23 janeiro 2009

A Verdade


O tema que o Joaquim levanta neste post é um tema muito importante e com vastíssimas consequências. Trata-se do problema da relação entre as pessoas e a verdade. No episódio relatado pelo Joaquim, a diferença é de natureza cultural, e a sua origem é religiosa. Trata-se de uma diferença importante entre a cultura católica (representada por Portugal) e a cultura protestante (representada pelos EUA). A cultura católica lida com a verdade de uma maneira muito diferente da cultura protestante.

Antes de prosseguir, gostaria de relatar um episódio relacionado com o do Joaquim. Tenho um filho médico, e ainda recentemente discuti com ele a situação colocada pelo Joaquim: o médico sabe que o doente está na iminência de morrer. Deve dizer-lhe a verdade?. O conselho que dei ao meu filho foi: "Não digas a verdade ao doente em situação terminal. Se ele te perguntar, desvia a conversa ou inventa uma história, mas nunca lhe digas a verdade. A nossa cultura lida mal com a verdade" . O meu conselho seria diferente se vivesse nos EUA, na Inglaterra ou no Canadá.

Na nossa civilização cristã, a Verdade é Deus. Na tradição católica, o povo não se relaciona com a Verdade (Deus). É um escol que o faz - o clero. O povo não é suposto sequer ler o Livro que contém a Verdade - a Bíblia. É ainda o escol que o faz. Nesta tradição, então, a Verdade é reservada a um escol que depois a comunica ao povo, em fragmentos e sob a sua discrição, mas nunca de uma forma completa.

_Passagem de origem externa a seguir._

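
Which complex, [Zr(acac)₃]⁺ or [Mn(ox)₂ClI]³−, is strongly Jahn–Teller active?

[Zr(acac)₃]⁺: Ligand charges: each acetylacetonate is −1. With an overall charge of +1 the zirconium centre must be in the +4 oxidation state. Zr sits in group 4, so the d-electron count is 4 − 4 = 0. The d⁰ configuration leaves the e_g set evenly filled (or empty) — no strong Jahn–Teller driving force.
[Mn(ox)₂ClI]³−: Each oxalate is −2; each chloride is −1; each iodide is −1; balancing the −3 overall charge requires Mn(III). Mn sits in group 7, so the d-electron count is 7 − 3 = 4. Chloride, iodide, and oxalate are weak-field ligands for a first-row metal, so the complex is high-spin. The t₂g³e_g¹ (high-spin) configuration has an unevenly filled e_g set; the Jahn–Teller theorem predicts a tetragonal distortion (typically axial elongation) to lift the degeneracy.

[Mn(ox)₂ClI]³−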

Na tradição protestante é diferente. Qualquer homem do povo tem uma relação directa com a Verdade (Deus), e é suposto ler o livro que contém a Verdade. A relação com a Verdade é aqui uma relação próxima, directa, íntima. Pelo contrário, na tradição católica é uma relação distante, intermediada pelo escol, exterior. Na tradição protestante, o homem do povo procura a Verdade e é suposto chegar a ela. Na tradição católica ele não procura tal coisa - it's not his business. E se algum fragmento da Verdade lhe chega, só lhe chega porque lhe foi contado por alguém que ele reconhece como pertencendo ao escol - porque o escol, esse sim, é que se ocupa dessas coisas da Verdade.